Firefighters spent the day on the defensive protecting homes. They said the blaze was zero percent contained Saturday night.
While the town of Mancos was not immediately threatened, it was placed on a pre-evacuation notice as a precaution.
A second fire started Saturday about 3:35 p.m. along U.S. Highway 550 south of Durango, a couple of miles north of the state line. Several homes were threatened, and U.S. Highway 550 was shut down for about three hours from the state line four miles north to Bondad. Air support was called to assist, said Dan Noonan, chief of Durango Fire & Rescue Authority.
In Montezuma County, the Sheriff's Office issued 110 mandatory home evacuation orders. About 350 more homeowners were notified they may need to evacuate. The Target Tree Campground along Highway 160 was closed as a precautionary measure.
“They're definitely threatened,” Wilson said.
Weather forecasters predicted another hot day today with the possibility of thunderstorms. Officials fear the storms could bring erratic wind gusts up to 45 mph as well, as dry lightning, which could start more fires in the days ahead.
“Obviously, we're very concerned,” said Butch Knowlton, director of La Plata County's Office of Emergency Management. “The conditions are extreme.”
The Weber Fire was reported about 4:30 p.m. Friday three miles south of Mancos. By 7 p.m. Saturday, it was estimated at 5,500 to 6,000 acres in size, burning through thick pine trees and oak brush.
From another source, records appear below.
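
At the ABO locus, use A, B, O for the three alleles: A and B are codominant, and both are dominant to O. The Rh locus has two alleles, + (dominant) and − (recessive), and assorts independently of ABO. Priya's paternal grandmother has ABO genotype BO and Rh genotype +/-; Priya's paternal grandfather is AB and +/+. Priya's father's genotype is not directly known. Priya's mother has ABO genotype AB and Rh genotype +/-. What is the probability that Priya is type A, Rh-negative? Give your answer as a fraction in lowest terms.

1/32

Priya's father's ABO genotype from BO × AB: 1/4 AB, 1/4 AO, 1/4 BB, 1/4 BO.
Crossing each possibility with the mother AB and summing P(type A): 1/4·1/4 + 1/4·1/2 + 1/4·0 + 1/4·1/4 = 1/4.
Similarly for Rh via the father's Rh distribution: P(Rh-) = 1/8.
Independent loci: 1/4 × 1/8 = 1/32.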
It had not crossed into La Plata County as of Saturday evening.
It is one of four major fires burning across Colorado, and officials said air resources were stretched thin. On Saturday, at least two air tankers, three helicopters and a guide plane were battling the Weber Fire. More than 130 fire personnel were assigned to the blaze.
The firefighting cost as of Saturday evening was $245,000.
The fire was being managed by a Type III federal command team – the lowest priority. But a Type II team was en route from South Dakota and is expected to assume command Monday, Wilson said.
The fire started next to a road in Weber Canyon and moved northeast into East Canyon.
The cause of the fire remained under investigation.
The Weber Fire was active on several fronts Saturday. It began backing down a hill toward Mancos by mid afternoon.
“This is actually a good thing, as it will allow the fire to get to less-steep terrain where we can safely engage it,” said Justin Kinkaid, an operations chief.
Flames came closest to homes in the Elk Springs Ranch subdivision, on the eastern flank of the fire.
The fire marched northeast toward Highway 160.
“We also started to see strong fire on the west side, near the point of origin,” Wilson said, but it was mostly a flare-up.
Fire officials had been preparing for a bad fire season.
Durango has not had any measurable rain for six weeks – since May 12, when it rained 0.02, “which still is nothing,” said Tom Renwick, a forecaster with the National Weather Service in Grand Junction.
Temperatures also have been well above average since March, he said.
“It's like a tinderbox – you get any sort of fire, and it just goes crazy,” Renwick said.
Conditions are similar to those 10 years ago when the Missionary Ridge Fire scorched 72,962 acres in the Durango area and burned 46 homes during 39 days.
Residents in close proximity to the Weber Fire were “scared” but “understanding” of the situation, Wilson said.
“Our residents, in general, are very well-prepared for this to be a bad fire season, and I think they understand the limitations of fire resources,” she said.
A huge plume of smoke rose thousands of feet into the sky above Mancos, high enough to create its own thunder cloud.
“It's definitely creating its own weather,” Wilson said.
Durango residents woke up Saturday to a smoke-filled valley with a fine layer of ash covering their cars.
Thirty miles west in Mancos, the air was clear but the plume of smoke was prominent.
“Right now, we actually have blue skies, and it's not too smoky in Mancos,” Wilson said earlier on Saturday. “But the plume is very obvious.”